Selective Metallic Tube Reactivity in the Solution-Phase Osmylation of Single-Walled Carbon Nanotubes


Since their discovery in the early 1990s, carbon nanotubes have been the focus of intense study due to their very desirable and unique combination of physical properties. They are chemically inert, thermally stable, highly strong, lightweight, flexible and electrically conductive. In fact, carbon nanotubes may potentially be stiffer and stronger than any other known material. Noncovalent and covalent sidewall chemistry to probe differential reactivity in metallic and semiconducting nanotubes has been used to affect the bulk separation of nanotubes. However, such noncovalent methods are not efficient; and such covalent methods require nanotubes to be individualized. Accordingly, there remains a need for a simple and efficient method of differentiating between semiconducting and metallic SWNTs which does not require individualization of SWNTs, i.e., which can be performed in bulk.

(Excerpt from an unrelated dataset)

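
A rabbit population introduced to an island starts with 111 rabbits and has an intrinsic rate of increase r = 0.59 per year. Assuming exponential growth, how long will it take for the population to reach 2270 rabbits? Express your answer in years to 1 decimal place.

Set N₀·e^(rt) = 2270: e^(0.59·t) = 2270/111 = 20.45.
0.59·t = ln(20.45) = 3.018, so t = 3.018/0.59 = 5.1153.

5.1 years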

Nanotube osmylation, based on differential reactivity of nanotube species, holds promise for the selection of nanotubes of particular electronic structure and size, essential for applications such as the development of nanotube-based electrodes as well as advances in molecular electronics. Indeed, the reactivity observed in this work should not only provide the basis for chirality and site-selective nanochemistry and self-assembly applications (such as the fabrication of nanotube-based composites) but also enable a means of altering the known electronic, optical, and mechanical properties of SWNTs in a controllable manner.

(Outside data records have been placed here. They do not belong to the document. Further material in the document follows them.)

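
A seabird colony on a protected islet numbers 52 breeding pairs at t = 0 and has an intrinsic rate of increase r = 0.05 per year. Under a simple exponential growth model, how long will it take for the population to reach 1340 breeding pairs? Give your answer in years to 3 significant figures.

65.0 years

Set N₀·e^(rt) = 1340: e^(0.05·t) = 1340/52 = 25.769.
0.05·t = ln(25.769) = 3.2492, so t = 3.2492/0.05 = 64.984.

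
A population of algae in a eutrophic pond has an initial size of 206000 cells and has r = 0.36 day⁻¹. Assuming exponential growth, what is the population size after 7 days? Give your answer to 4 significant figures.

N(t) = N₀·e^(rt) = 206000 × e^(0.36×7) = 206000 × e^2.52.
e^2.52 ≈ 12.429, so N ≈ 206000 × 12.429 = 2.560291×10^6.

2560000 cells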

-Potential for robust and simple chemical route, without any need for particularly sophisticated equipment, towards separation of metallic and semiconducting nanotubes. This will resolve the key problem/hurdle in the widespread application of carbon nanotubes in electronics by permitting manipulation of tubes according to their electronic structure. -Reactions have been demonstrated in bulk scale, Thus, nondestructive, bulk separation may be achievable. -The observed differences in tube reactivity do not seem to require nanotube individualization.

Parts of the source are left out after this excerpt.